The political aspect of FEMA has been remarked upon several times here in TRR when no other reason could be found for lack of response to areas like Texas, North Carolina and Tennessee, where wide spread property damage had been done by wildfire, flooding and winter storms. The easiest contrast to be made is the difference in response to wildfires in Texas and Colorado over a two year span. Texas residents suffered massive losses to property in scores of communities during the 2010 wildfires there, but received no help from FEMA. A single fire in the state of Colorado in 2012, however, resulted in a massive FEMA response.

 

The entitlement aspect of FEMA, however, has had little said about it, but is a trend that I first noticed after the Alfred P. Murrah bombing in Oklahoma City.

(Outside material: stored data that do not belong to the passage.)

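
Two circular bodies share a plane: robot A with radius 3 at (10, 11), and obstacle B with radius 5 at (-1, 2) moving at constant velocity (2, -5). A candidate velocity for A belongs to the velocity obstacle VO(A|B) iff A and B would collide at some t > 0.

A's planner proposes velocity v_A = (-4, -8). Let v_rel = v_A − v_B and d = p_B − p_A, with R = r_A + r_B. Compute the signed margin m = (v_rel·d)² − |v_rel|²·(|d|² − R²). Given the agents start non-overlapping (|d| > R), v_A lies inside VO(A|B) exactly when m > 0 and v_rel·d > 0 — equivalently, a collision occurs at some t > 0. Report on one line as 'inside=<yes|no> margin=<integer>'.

d = (-11, -9),  |d|² = 202;  R = 3+5 = 8,  c = 202−8² = 138
v_rel = (-6, -3),  |v_rel|² = 45;  v_rel·d = (-6)·(-11) + (-3)·(-9) = 93
45·t² − 186·t + 138 = 0  ⇒  m = 93² − 45·138 = 2439
m = 2439 > 0,  v_rel·d = 93 > 0  ⇒  inside

inside=yes margin=2439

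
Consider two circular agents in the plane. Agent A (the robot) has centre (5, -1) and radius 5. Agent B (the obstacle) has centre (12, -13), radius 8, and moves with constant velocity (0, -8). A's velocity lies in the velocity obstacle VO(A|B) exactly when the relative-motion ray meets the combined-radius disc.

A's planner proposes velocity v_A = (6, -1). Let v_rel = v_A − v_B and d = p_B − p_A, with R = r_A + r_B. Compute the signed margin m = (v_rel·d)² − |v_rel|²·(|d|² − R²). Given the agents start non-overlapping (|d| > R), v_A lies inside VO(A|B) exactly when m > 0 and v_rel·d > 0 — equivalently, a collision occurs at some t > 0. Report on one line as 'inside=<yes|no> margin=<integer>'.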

FEMA's charter provides for it to provide emergency relief in the way restoration of necessary basic needs, either through repair and replacement, or relocation. During this process in the aftermath of the bombing, residents of the Regency Towers apartment building that was severely damaged, most of whom had failed to secure renters insurance, began to complain that FEMA was not replacing their personal electronics, furniture and other high end residential acquisitions. FEMA eventually acquiesced, and the trend for this type of consumer relief became more prevalent, over the basic humanitarian aid for which FEMA was originally set up to provide.

 

An interesting side story as to the political nature of FEMA in the aftermath of the Oklahoma City bombing and one man's ability to change government policy. Two of the oldest churches in the city, First Methodist and St. Joseph's Catholic Cathedral, both received massive damage to their buildings from the blast, both being within three blocks of the Murrah building. Both churches were initially assistance from FEMA because, in the Clinton Administration's view, the churches "did not provide a necessary community function". Rev. Nick Harris of the First Methodist Church wrote a two page editorial for the Daily Oklahoman about this policy, which was subsequently picked up by newspapers across the country and in 40 countries around the world. The resulting embarrassment caused the Clinton administration to change its secular policies regarding houses of worship.